The decision of whether to convert TPL into a c-corporation is subject to determination of the current Trustees. The Committee recommended that, if the Trustees elect to authorize the conversion, the conversion should follow a process intended to ensure a smooth transition that would be tax-free to shareholders. As proposed, TPL would transfer all its assets, including cash, land, Texas Pacific Water Resources, and other assets, to a wholly-owned limited liability company subsidiary of TPL (“TPL Holdco”). TPL would then contribute all of the equity in TPL Holdco, holding all of TPL’s assets, to a newly-created corporation (“TPL Corporation”). Current shareholders of the Trust would receive an amount of shares in TPL Corporation proportional to their ownership of shares in the Trust. When this process as recommended is completed, shares of the Trust would be cancelled. Shareholders of the Trust would not need to take any action to receive the new shares in TPL Corporation.

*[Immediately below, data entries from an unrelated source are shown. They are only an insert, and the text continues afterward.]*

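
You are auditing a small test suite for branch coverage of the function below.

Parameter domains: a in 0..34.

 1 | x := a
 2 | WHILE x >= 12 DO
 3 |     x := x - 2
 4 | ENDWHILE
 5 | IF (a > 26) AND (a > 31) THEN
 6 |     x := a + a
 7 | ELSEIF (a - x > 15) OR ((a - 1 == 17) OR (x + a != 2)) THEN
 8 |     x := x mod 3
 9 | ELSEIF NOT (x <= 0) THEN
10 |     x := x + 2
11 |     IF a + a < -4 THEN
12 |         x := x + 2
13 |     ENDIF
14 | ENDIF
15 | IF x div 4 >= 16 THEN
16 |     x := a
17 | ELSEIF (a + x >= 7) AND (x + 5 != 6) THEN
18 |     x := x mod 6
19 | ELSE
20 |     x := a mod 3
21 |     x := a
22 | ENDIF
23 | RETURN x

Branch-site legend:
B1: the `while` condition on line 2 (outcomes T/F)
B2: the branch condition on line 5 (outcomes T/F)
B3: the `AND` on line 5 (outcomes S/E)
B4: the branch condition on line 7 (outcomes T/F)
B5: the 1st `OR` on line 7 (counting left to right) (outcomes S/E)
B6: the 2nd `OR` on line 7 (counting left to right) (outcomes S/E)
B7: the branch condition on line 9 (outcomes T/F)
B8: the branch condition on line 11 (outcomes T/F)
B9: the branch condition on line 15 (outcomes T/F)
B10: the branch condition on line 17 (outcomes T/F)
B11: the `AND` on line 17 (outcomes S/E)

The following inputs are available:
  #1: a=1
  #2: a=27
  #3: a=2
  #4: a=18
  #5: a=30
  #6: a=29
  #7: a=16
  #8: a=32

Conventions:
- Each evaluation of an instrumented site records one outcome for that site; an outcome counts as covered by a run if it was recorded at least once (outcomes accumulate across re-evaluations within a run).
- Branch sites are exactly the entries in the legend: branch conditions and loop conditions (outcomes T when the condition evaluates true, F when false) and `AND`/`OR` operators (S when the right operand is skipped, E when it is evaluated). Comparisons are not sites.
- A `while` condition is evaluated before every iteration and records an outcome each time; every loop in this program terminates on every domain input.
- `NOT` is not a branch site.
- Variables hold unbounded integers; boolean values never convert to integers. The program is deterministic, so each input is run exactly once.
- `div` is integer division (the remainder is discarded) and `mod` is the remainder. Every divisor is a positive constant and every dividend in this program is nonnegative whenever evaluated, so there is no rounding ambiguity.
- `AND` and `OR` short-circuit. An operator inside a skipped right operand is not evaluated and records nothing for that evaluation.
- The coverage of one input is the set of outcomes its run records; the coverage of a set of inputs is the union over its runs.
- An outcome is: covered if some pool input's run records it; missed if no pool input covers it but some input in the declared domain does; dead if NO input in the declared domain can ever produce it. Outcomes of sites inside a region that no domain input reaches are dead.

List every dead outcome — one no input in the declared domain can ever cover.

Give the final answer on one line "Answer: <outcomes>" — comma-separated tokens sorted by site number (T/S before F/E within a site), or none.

running all 35 domain inputs and tallying outcomes:
  B7=F: never recorded by any domain input -> dead
  B8=T: never recorded by any domain input -> dead
  reachable outcomes have witnesses, e.g. B1=T (e.g. a=12), B1=F (e.g. a=0), B2=T (e.g. a=32), B2=F (e.g. a=0)

Answer: B7=F, B8=T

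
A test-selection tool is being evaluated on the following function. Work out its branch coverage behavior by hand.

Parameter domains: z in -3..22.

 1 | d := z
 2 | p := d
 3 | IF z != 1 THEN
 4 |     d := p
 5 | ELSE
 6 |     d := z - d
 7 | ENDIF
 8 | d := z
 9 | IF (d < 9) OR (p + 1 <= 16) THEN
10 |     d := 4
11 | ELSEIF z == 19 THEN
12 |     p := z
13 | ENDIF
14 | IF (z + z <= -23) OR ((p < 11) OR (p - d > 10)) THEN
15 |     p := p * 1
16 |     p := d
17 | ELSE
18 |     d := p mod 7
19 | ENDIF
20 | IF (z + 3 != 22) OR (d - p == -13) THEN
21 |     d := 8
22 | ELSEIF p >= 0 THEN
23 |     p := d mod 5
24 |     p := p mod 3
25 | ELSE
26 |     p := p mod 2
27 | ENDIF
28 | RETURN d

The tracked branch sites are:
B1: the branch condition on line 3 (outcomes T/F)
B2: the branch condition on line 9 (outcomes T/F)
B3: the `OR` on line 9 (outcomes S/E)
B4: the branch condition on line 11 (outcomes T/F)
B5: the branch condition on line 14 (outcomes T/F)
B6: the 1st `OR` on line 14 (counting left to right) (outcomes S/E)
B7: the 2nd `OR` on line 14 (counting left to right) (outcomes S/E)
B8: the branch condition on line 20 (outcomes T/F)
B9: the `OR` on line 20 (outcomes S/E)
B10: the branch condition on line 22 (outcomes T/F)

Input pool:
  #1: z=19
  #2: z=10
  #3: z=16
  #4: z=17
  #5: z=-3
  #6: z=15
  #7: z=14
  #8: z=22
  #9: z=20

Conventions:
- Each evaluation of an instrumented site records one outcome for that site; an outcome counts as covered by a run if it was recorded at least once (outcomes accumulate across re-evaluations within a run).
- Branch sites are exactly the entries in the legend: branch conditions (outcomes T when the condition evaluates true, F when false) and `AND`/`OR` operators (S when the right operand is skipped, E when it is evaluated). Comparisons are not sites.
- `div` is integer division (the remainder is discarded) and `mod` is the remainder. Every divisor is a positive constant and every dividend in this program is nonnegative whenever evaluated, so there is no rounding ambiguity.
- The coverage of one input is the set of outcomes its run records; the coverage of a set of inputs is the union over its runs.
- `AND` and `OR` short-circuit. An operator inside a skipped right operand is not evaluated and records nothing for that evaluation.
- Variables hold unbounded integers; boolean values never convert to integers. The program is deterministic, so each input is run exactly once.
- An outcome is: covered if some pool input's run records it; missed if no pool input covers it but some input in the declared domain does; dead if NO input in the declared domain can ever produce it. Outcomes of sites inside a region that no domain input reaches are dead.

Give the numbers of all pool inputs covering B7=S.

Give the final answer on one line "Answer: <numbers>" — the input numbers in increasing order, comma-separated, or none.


input #1 (z=19): does not record B7=S
input #2 (z=10): records B7=S
input #3 (z=16): does not record B7=S
input #4 (z=17): does not record B7=S
input #5 (z=-3): records B7=S
input #6 (z=15): does not record B7=S
input #7 (z=14): does not record B7=S
input #8 (z=22): does not record B7=S
input #9 (z=20): does not record B7=S
Answer: 2, 5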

Great opportunity to split the new shares too. Would be amazing/horrifying if the Trustees went rogue and decided not to adopt. Given all we’ve been through I wouldn’t be surprised. That certainly isn’t the base case though.
Some folks were wondering about a unit holder vote to convert. That doesn’t appear to be the case.
Much remains unsaid about governance of the new entity. Also not mentioned is the plan for returning accumulated cash and cash going forward.